Comparative Analysis of DESEQ2 and edgeR Differential Gene Expression Methods in Triple-Negative Breast Cancer

Martin Njau Kamau, Enock Kofi Amaoko and Felix Oluwasegun Ishabiyi

Breast cancer is a complex disease encompassing various subtypes, including Triple-Negative Breast Cancer (TNBC), characterized by the absence of estrogen, progesterone, and HER2 receptors. Our project focuses on evaluating two vital differential gene expression analysis tools in cancer research, DESeq2 and edgeR, which play key roles in identifying genes that are significantly dysregulated in TNBC.
Our primary goal is to conduct a rigorous comparative analysis between DESeq2 and edgeR in TNBC using RNA-seq data. We aim to assess their effectiveness in pinpointing dysregulated genes specific to TNBC, comparing their sensitivity, specificity, and correlation coefficients in detecting differentially expressed genes, and evaluating the statistical significance and robustness of their results.
This study holds immense potential for contributing to TNBC research, including the identification of novel therapeutic targets and biomarkers. These findings can directly translate into clinical practice, leading to improved diagnosis and treatment strategies for TNBC patients.

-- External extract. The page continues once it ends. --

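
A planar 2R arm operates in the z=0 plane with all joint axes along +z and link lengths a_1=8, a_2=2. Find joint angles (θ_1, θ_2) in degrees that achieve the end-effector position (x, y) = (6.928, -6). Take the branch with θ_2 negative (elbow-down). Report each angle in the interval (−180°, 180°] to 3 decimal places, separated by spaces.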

Machine Learning Models, Molecular Docking and Simulation for the Prediction of Novel Small Molecules as Potential TGR5/GLP-1 Agonists in Type II Diabetes Treatment

Ojochenemi A. Enejoh, Chinelo Henrietta Okonkwo, Moses Ainembabazi, Hector Nortey, Oluwasegun Adesina Babaleye and David Olatunji

TGR5 agonists have emerged as a promising class of therapeutic agents for the treatment of type 2 diabetes mellitus. Machine learning algorithms combined with molecular docking and simulation techniques provide valuable insights into the interactions between small molecules and TGR5 receptors. This approach not only helps in predicting the potential efficacy of a molecule, but also aids in understanding the molecular mechanisms underlying TGR5 activation.
In this study, to identify novel TGR5 agonists, we employed a machine learning-based modeling approach which involved the development and validation of machine learning-based models to predict the binding affinity of small molecules to TGR5, followed by molecular docking and simulation techniques. This allowed for the virtual screening of a large compound library to identify potential small molecule candidates that can bind to and activate the TGR5 receptor. Moreover, TGR5 agonists have been shown to stimulate GLP-1 secretion, which can lead to improved glycemic control through glucose-dependent insulin secretion. These advancements in the field of diabetes treatment have the potential to significantly improve diabetes management and treatment outcomes.

Longitudinal Metagenome Analysis for Personalized Exposure

Ville Pimenoff, Albert Rock A. Gangbadja, Mohamed S. AboHoussein, Nonsikelelo Precious Hlongwa and Fadzai Mbiri

Longitudinal aerosol metagenomic profiling will eventually change our understanding on biotic exposures. That is, with wearable devices we can collect longitudinal cumulative aerosol exposure samples from our daily environment. It may even be possible to accurately predict changes in an individual’s health using personalized aerosol metagenomic profiling.
In this project, we assessed the reproducibility of fine-scale metagenomic profiling of microbes (ie. bacteria, virus and fungi) from personalized longitudinal aerosol samples. In particular, we evaluated the diversity and distribution of likely pathogenic microbes present in the personal aerosol profiles. For the project, we have six months bi-weekly personal-aerosol sampled metagenome data available from fifteen individuals. From these previously published aerosol metagenomes, we assessed the fine-scale longitudinal biotic profiles. Our results indicate that the microbial species detected from the personal aerosol sampled metagenomes are highly reproducible and enable longitudinal profiling of likely pathogenic exposures at individual level.